I'm trying to parse response from https://sg.media-imdb.com/suggests/a/a.json in Python 3.6.8.
Here is my code:
import requests
url = 'https://sg.media-imdb.com/suggests/a/a.json'
data = requests.get(url).json()
I get this error:
$ /usr/bin/python3 /home/livw/Python/test_scrapy/phase_1.py
Traceback (most recent call last):
File "/home/livw/Python/test_scrapy/phase_1.py", line 33, in <module>
data = requests.get(url).json()
File "/home/livw/.local/lib/python3.6/site-packages/requests/models.py", line 889, in json
self.content.decode(encoding), **kwargs
File "/usr/lib/python3/dist-packages/simplejson/__init__.py", line 518, in loads
return _default_decoder.decode(s)
File "/usr/lib/python3/dist-packages/simplejson/decoder.py", line 370, in decode
obj, end = self.raw_decode(s)
File "/usr/lib/python3/dist-packages/simplejson/decoder.py", line 400, in raw_decode
return self.scan_once(s, idx=_w(s, idx).end())

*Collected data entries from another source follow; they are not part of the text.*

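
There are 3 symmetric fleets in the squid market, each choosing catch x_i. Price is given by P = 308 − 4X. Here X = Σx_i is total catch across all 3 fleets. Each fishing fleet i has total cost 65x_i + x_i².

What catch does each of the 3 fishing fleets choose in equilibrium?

13.5

A representative fishing fleet's profit is π_i = x_i(308 − 4X) − 65x_i − x_i², with X = x_i + Σ_{j≠i} x_j.
First-order condition: 243 − 10x_i − 4Σ_{j≠i} x_j = 0.
With identical fishing fleets, set every x_j = x: then 243 − 10x − 8x = 0, i.e. x = 243/18 = 13.5.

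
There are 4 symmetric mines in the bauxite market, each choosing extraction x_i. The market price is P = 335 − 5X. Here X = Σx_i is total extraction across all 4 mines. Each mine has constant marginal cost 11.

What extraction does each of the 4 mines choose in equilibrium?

12.96

A representative mine's profit is π_i = x_i(335 − 5X) − 11x_i, with X = x_i + Σ_{j≠i} x_j.
First-order condition: 324 − 10x_i − 5Σ_{j≠i} x_j = 0.
In a symmetric equilibrium every mine chooses the same x, so Σ_{j≠i} x_j = 3x. The condition becomes 324 − 25x = 0, giving x = 324/25 = 12.96.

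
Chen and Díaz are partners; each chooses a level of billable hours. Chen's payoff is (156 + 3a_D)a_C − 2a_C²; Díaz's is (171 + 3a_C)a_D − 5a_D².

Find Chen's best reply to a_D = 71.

Expanding Chen's payoff: 156a_C + 3a_Da_C − 2a_C².
∂π/∂a_C = 156 + 3a_D − 4a_C = 0, so a_C = 39 + 0.75a_D.
At a_D = 71: a_C = 39 + 0.75·71 = 92.25.

92.25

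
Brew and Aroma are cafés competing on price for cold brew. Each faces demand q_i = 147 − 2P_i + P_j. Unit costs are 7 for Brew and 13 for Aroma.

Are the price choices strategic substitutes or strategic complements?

strategic complements

Brew's profit: π = (P_{Brew} − 7)(147 − 2P_{Brew} + P_{Aroma}).
∂π/∂P_{Brew} = 161 − 4P_{Brew} + P_{Aroma} = 0 ⇒ P_{Brew} = 40.25 + 0.25P_{Aroma}.
The best-response slope dP_{Brew}/dP_{Aroma} = 0.25 > 0: the reaction function is upward-sloping, so the choices are strategic complements.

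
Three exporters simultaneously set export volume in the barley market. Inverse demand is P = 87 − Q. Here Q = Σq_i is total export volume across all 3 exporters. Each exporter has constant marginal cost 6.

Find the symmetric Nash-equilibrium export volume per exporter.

A representative exporter's profit is π_i = q_i(87 − Q) − 6q_i, with Q = q_i + Σ_{j≠i} q_j.
First-order condition: 81 − 2q_i − Σ_{j≠i} q_j = 0.
Imposing symmetry (q_j = q for all j) turns Σ_{j≠i} q_j into 2q, so 81 = 4q and q = 20.25.

20.25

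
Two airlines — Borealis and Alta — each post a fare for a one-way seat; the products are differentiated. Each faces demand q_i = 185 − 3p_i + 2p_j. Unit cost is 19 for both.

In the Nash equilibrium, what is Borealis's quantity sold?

124.5

Borealis's profit: π = (p_{Borealis} − 19)(185 − 3p_{Borealis} + 2p_{Alta}).
∂π/∂p_{Borealis} = 242 − 6p_{Borealis} + 2p_{Alta} = 0 ⇒ p_{Borealis} = 121/3 + (1/3)p_{Alta}.
Setting p_{Borealis} = p_{Alta} in the reaction function: p_{Borealis} = 121/3 + (1/3)p_{Borealis}, so p_{Borealis} = (121/3) / (2/3) = 60.5.
q_{Borealis} = 185 − 3·60.5 + 2·60.5 = 124.5.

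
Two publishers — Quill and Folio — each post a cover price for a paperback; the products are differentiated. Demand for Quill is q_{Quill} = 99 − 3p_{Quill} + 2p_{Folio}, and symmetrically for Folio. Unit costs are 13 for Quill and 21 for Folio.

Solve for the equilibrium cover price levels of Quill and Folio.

36, 39

Quill's profit: π = (p_{Quill} − 13)(99 − 3p_{Quill} + 2p_{Folio}).
∂π/∂p_{Quill} = 138 − 6p_{Quill} + 2p_{Folio} = 0 ⇒ p_{Quill} = 23 + (1/3)p_{Folio}.
Similarly p_{Folio} = 27 + (1/3)p_{Quill}.
Solving the two reaction functions simultaneously: (1 − (1/3)(1/3))p_{Quill} = 23 + (1/3)·27, so (8/9)p_{Quill} = 32 and p_{Quill} = 36.
Then p_{Folio} = 27 + (1/3)·36 = 39.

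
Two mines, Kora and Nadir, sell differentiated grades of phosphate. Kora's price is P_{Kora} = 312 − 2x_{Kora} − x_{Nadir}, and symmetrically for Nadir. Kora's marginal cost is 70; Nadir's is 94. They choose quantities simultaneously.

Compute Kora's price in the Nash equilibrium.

Mine Kora's profit: π = x_{Kora}(312 − 2x_{Kora} − x_{Nadir}) − 70x_{Kora}.
∂π/∂x_{Kora} = 242 − 4x_{Kora} − x_{Nadir} = 0 ⇒ x_{Kora} = 60.5 − 0.25x_{Nadir}.
Similarly x_{Nadir} = 54.5 − 0.25x_{Kora}.
Solving the two reaction functions simultaneously: (1 − (−0.25)(−0.25))x_{Kora} = 60.5 − 0.25·54.5, so 0.9375x_{Kora} = 46.875 and x_{Kora} = 50.
Then x_{Nadir} = 54.5 − 0.25·50 = 42.
P_{Kora} = 312 − 2·50 − 42 = 170.

170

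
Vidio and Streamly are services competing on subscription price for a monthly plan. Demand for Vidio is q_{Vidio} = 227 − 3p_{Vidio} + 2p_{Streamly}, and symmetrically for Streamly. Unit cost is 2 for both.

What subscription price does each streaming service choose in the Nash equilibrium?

58.25

Vidio's profit: π = (p_{Vidio} − 2)(227 − 3p_{Vidio} + 2p_{Streamly}).
∂π/∂p_{Vidio} = 233 − 6p_{Vidio} + 2p_{Streamly} = 0 ⇒ p_{Vidio} = 233/6 + (1/3)p_{Streamly}.
By symmetry p_{Streamly} = p_{Vidio}; substituting into the reaction function, (2/3)p_{Vidio} = 233/6 and p_{Vidio} = 58.25.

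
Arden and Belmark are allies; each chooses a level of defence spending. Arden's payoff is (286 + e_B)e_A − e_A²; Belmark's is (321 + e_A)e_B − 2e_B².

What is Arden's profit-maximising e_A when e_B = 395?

340.5

Expanding Arden's payoff: 286e_A + e_Be_A − e_A².
∂π/∂e_A = 286 + e_B − 2e_A = 0, so e_A = 143 + 0.5e_B.
At e_B = 395: e_A = 143 + 0.5·395 = 340.5.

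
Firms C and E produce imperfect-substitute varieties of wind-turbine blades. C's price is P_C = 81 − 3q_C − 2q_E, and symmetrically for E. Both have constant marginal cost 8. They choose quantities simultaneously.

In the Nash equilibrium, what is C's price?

35.375

Firm C's profit: π = q_C(81 − 3q_C − 2q_E) − 8q_C.
∂π/∂q_C = 73 − 6q_C − 2q_E = 0 ⇒ q_C = 73/6 − (1/3)q_E.
Setting q_C = q_E in the reaction function: q_C = 73/6 − (1/3)q_C, so q_C = (73/6) / (4/3) = 9.125.
P_C = 81 − 3·9.125 − 2·9.125 = 35.375.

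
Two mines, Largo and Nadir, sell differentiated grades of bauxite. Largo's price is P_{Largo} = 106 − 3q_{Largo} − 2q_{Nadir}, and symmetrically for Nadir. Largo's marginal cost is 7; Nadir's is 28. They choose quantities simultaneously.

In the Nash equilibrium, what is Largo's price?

Mine Largo's profit: π = q_{Largo}(106 − 3q_{Largo} − 2q_{Nadir}) − 7q_{Largo}.
∂π/∂q_{Largo} = 99 − 6q_{Largo} − 2q_{Nadir} = 0 ⇒ q_{Largo} = 16.5 − (1/3)q_{Nadir}.
Similarly q_{Nadir} = 13 − (1/3)q_{Largo}.
Solving the two reaction functions simultaneously: (1 − (−1/3)(−1/3))q_{Largo} = 16.5 − (1/3)·13, so (8/9)q_{Largo} = 73/6 and q_{Largo} = 13.6875.
Then q_{Nadir} = 13 − (1/3)·13.6875 = 8.4375.
P_{Largo} = 106 − 3·13.6875 − 2·8.4375 = 48.0625.

48.0625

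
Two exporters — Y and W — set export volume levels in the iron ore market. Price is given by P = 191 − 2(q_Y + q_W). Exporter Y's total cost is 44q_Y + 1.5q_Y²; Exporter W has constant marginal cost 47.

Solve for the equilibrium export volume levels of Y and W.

12.5, 29.75

Exporter Y's profit: π = q_Y(191 − 2(q_Y + q_W)) − 44q_Y − 1.5q_Y².
∂π/∂q_Y = 147 − 7q_Y − 2q_W = 0, so q_Y = 21 − (2/7)q_W.
For W: ∂π/∂q_W = 144 − 4q_W − 2q_Y = 0 ⇒ q_W = 36 − 0.5q_Y.
Solving the two reaction functions simultaneously: (1 − (−2/7)(−0.5))q_Y = 21 − (2/7)·36, so (6/7)q_Y = 75/7 and q_Y = 12.5.
Then q_W = 36 − 0.5·12.5 = 29.75.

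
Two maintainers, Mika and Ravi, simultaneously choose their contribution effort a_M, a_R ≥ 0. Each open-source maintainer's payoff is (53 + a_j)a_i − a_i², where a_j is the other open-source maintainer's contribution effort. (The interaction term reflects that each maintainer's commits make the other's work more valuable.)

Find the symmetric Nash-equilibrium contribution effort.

Mika's payoff is (53 + a_R)a_M − a_M².
∂π/∂a_M = 53 + a_R − 2a_M = 0, so a_M = 26.5 + 0.5a_R.
By symmetry a_R = a_M; substituting into the reaction function, 0.5a_M = 26.5 and a_M = 53.

53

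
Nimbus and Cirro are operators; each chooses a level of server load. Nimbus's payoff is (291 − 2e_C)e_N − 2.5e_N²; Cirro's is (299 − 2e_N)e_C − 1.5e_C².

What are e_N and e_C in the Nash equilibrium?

25, 83

Expanding Nimbus's payoff: 291e_N − 2e_Ce_N − 2.5e_N².
∂π/∂e_N = 291 − 2e_C − 5e_N = 0, so e_N = 58.2 − 0.4e_C.
Likewise for Cirro: e_C = 299/3 − (2/3)e_N.
Solving the two reaction functions simultaneously: (1 − (−0.4)(−2/3))e_N = 58.2 − 0.4·(299/3), so (11/15)e_N = 55/3 and e_N = 25.
Then e_C = 299/3 − (2/3)·25 = 83.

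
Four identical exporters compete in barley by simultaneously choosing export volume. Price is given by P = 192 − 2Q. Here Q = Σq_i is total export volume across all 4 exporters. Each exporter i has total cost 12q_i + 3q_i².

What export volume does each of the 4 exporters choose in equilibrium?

11.25

A representative exporter's profit is π_i = q_i(192 − 2Q) − 12q_i − 3q_i², with Q = q_i + Σ_{j≠i} q_j.
First-order condition: 180 − 10q_i − 2Σ_{j≠i} q_j = 0.
With identical exporters, set every q_j = q: then 180 − 10q − 6q = 0, i.e. q = 180/16 = 11.25.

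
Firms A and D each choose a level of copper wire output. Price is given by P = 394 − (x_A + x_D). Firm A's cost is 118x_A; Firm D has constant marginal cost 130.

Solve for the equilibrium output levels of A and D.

96, 84

Firm A's profit: π = x_A(394 − (x_A + x_D)) − 118x_A.
∂π/∂x_A = 276 − 2x_A − x_D = 0, so x_A = 138 − 0.5x_D.
By the same steps for D: x_D = 132 − 0.5x_A.
Solving the two reaction functions simultaneously: (1 − (−0.5)(−0.5))x_A = 138 − 0.5·132, so 0.75x_A = 72 and x_A = 96.
Then x_D = 132 − 0.5·96 = 84.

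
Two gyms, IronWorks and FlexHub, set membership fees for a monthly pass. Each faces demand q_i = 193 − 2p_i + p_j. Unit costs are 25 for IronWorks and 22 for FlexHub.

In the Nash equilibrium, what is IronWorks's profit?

6182.72

IronWorks's profit: π = (p_{IronWorks} − 25)(193 − 2p_{IronWorks} + p_{FlexHub}).
∂π/∂p_{IronWorks} = 243 − 4p_{IronWorks} + p_{FlexHub} = 0 ⇒ p_{IronWorks} = 60.75 + 0.25p_{FlexHub}.
Similarly p_{FlexHub} = 59.25 + 0.25p_{IronWorks}.
Plugging p_{FlexHub} into IronWorks's best response: p_{IronWorks} = 60.75 + 0.25(59.25 + 0.25p_{IronWorks}) ⇒ 0.9375p_{IronWorks} = 75.5625, so p_{IronWorks} = 80.6.
Then p_{FlexHub} = 59.25 + 0.25·80.6 = 79.4.
q_{IronWorks} = 193 − 2·80.6 + 79.4 = 111.2.
Profit = (80.6 − 25)·111.2 = 6182.72.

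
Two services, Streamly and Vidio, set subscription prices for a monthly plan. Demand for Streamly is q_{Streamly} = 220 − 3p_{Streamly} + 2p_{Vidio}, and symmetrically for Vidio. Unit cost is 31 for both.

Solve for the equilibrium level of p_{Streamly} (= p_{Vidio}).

78.25

Streamly's profit: π = (p_{Streamly} − 31)(220 − 3p_{Streamly} + 2p_{Vidio}).
∂π/∂p_{Streamly} = 313 − 6p_{Streamly} + 2p_{Vidio} = 0 ⇒ p_{Streamly} = 313/6 + (1/3)p_{Vidio}.
The game is symmetric, so in equilibrium p_{Vidio} = p_{Streamly}: the reaction function gives (2/3)p_{Streamly} = 313/6, hence p_{Streamly} = 78.25.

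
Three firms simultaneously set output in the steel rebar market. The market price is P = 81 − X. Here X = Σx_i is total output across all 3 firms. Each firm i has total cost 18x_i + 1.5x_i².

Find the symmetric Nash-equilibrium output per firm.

9

A representative firm's profit is π_i = x_i(81 − X) − 18x_i − 1.5x_i², with X = x_i + Σ_{j≠i} x_j.
First-order condition: 63 − 5x_i − Σ_{j≠i} x_j = 0.
Imposing symmetry (x_j = x for all j) turns Σ_{j≠i} x_j into 2x, so 63 = 7x and x = 9.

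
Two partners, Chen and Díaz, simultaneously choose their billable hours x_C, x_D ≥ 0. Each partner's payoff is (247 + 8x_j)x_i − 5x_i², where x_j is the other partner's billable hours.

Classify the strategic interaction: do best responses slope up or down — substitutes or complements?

Chen's payoff is (247 + 8x_D)x_C − 5x_C².
∂π/∂x_C = 247 + 8x_D − 10x_C = 0, so x_C = 24.7 + 0.8x_D.
The best-response slope dx_C/dx_D = 0.8 > 0: the reaction function is upward-sloping, so the choices are strategic complements.

strategic complements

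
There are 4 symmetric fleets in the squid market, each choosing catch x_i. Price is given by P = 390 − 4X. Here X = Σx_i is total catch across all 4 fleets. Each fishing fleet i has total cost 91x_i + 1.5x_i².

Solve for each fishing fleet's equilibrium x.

13

A representative fishing fleet's profit is π_i = x_i(390 − 4X) − 91x_i − 1.5x_i², with X = x_i + Σ_{j≠i} x_j.
First-order condition: 299 − 11x_i − 4Σ_{j≠i} x_j = 0.
With identical fishing fleets, set every x_j = x: then 299 − 11x − 12x = 0, i.e. x = 299/23 = 13.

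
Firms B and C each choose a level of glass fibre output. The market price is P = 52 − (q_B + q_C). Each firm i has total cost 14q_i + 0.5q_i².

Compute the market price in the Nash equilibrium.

33

Firm B's profit: π = q_B(52 − (q_B + q_C)) − 14q_B − 0.5q_B².
∂π/∂q_B = 38 − 3q_B − q_C = 0, so q_B = 38/3 − (1/3)q_C.
Setting q_B = q_C in the reaction function: q_B = 38/3 − (1/3)q_B, so q_B = (38/3) / (4/3) = 9.5.
Equilibrium price: P = 52 − 19 = 33.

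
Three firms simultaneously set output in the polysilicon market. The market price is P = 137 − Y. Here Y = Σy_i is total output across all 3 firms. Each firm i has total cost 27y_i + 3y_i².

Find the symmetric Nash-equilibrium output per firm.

11

A representative firm's profit is π_i = y_i(137 − Y) − 27y_i − 3y_i², with Y = y_i + Σ_{j≠i} y_j.
First-order condition: 110 − 8y_i − Σ_{j≠i} y_j = 0.
In a symmetric equilibrium every firm chooses the same y, so Σ_{j≠i} y_j = 2y. The condition becomes 110 − 10y = 0, giving y = 110/10 = 11.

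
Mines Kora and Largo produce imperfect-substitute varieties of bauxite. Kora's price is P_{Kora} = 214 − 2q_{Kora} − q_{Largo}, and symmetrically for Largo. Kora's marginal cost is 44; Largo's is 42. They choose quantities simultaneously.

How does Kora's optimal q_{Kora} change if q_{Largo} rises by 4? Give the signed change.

Mine Kora's profit: π = q_{Kora}(214 − 2q_{Kora} − q_{Largo}) − 44q_{Kora}.
∂π/∂q_{Kora} = 170 − 4q_{Kora} − q_{Largo} = 0 ⇒ q_{Kora} = 42.5 − 0.25q_{Largo}.
The reaction-function slope is −0.25, so a 4-unit rise in q_{Largo} moves q_{Kora} by −0.25 × 4 = −1. Kora's best response falls — the actions are strategic substitutes.

-1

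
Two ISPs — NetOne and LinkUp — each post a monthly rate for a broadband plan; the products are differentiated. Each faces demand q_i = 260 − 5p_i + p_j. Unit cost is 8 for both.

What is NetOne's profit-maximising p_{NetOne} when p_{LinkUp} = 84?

38.4

NetOne's profit: π = (p_{NetOne} − 8)(260 − 5p_{NetOne} + p_{LinkUp}).
∂π/∂p_{NetOne} = 300 − 10p_{NetOne} + p_{LinkUp} = 0 ⇒ p_{NetOne} = 30 + 0.1p_{LinkUp}.
At p_{LinkUp} = 84: p_{NetOne} = 30 + 0.1·84 = 38.4.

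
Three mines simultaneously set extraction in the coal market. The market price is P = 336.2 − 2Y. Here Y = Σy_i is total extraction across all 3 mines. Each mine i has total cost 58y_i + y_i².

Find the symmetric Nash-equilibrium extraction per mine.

A representative mine's profit is π_i = y_i(336.2 − 2Y) − 58y_i − y_i², with Y = y_i + Σ_{j≠i} y_j.
First-order condition: 278.2 − 6y_i − 2Σ_{j≠i} y_j = 0.
In a symmetric equilibrium every mine chooses the same y, so Σ_{j≠i} y_j = 2y. The condition becomes 278.2 − 10y = 0, giving y = 278.2/10 = 27.82.

27.82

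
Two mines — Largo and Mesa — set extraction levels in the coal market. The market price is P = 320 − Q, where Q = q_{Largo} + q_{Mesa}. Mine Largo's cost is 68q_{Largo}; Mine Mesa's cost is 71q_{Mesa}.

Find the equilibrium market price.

Mine Largo's profit: π = q_{Largo}(320 − (q_{Largo} + q_{Mesa})) − 68q_{Largo}.
∂π/∂q_{Largo} = 252 − 2q_{Largo} − q_{Mesa} = 0, so q_{Largo} = 126 − 0.5q_{Mesa}.
By the same steps for Mesa: q_{Mesa} = 124.5 − 0.5q_{Largo}.
Plugging q_{Mesa} into Largo's best response: q_{Largo} = 126 − 0.5(124.5 − 0.5q_{Largo}) ⇒ 0.75q_{Largo} = 63.75, so q_{Largo} = 85.
Then q_{Mesa} = 124.5 − 0.5·85 = 82.
Equilibrium price: P = 320 − 167 = 153.

153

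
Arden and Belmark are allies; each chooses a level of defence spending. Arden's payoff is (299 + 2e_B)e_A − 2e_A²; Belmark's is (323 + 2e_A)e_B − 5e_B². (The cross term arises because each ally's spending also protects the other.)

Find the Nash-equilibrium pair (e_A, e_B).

101, 52.5

Expanding Arden's payoff: 299e_A + 2e_Be_A − 2e_A².
∂π/∂e_A = 299 + 2e_B − 4e_A = 0, so e_A = 74.75 + 0.5e_B.
Likewise for Belmark: e_B = 32.3 + 0.2e_A.
Solving the two reaction functions simultaneously: (1 − (0.5)(0.2))e_A = 74.75 + 0.5·32.3, so 0.9e_A = 90.9 and e_A = 101.
Then e_B = 32.3 + 0.2·101 = 52.5.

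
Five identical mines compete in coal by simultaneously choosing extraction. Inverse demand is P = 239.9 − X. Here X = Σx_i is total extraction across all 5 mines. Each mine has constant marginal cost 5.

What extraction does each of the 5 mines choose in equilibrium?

39.15

A representative mine's profit is π_i = x_i(239.9 − X) − 5x_i, with X = x_i + Σ_{j≠i} x_j.
First-order condition: 234.9 − 2x_i − Σ_{j≠i} x_j = 0.
In a symmetric equilibrium every mine chooses the same x, so Σ_{j≠i} x_j = 4x. The condition becomes 234.9 − 6x = 0, giving x = 234.9/6 = 39.15.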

simplejson.errors.JSONDecodeError: Expecting value: line 1 column 1 (char 0)
It seems like the response format is not JSON format, although I can parse the response at JSON Formatter & Validator
How to fix it and store the response in a json object?
This probably happend because its not a complete json, it have a prefix
you can see that the response start with imdb$a( and ends with )
json parsing doesn't know how to handle it and he fails, you can remove those values and just parse the json itself
you can do this:
import json
import requests
url = 'https://sg.media-imdb.com/suggests/a/a.json'
data = requests.get(url).text
json.loads(data[data.index('{'):-1])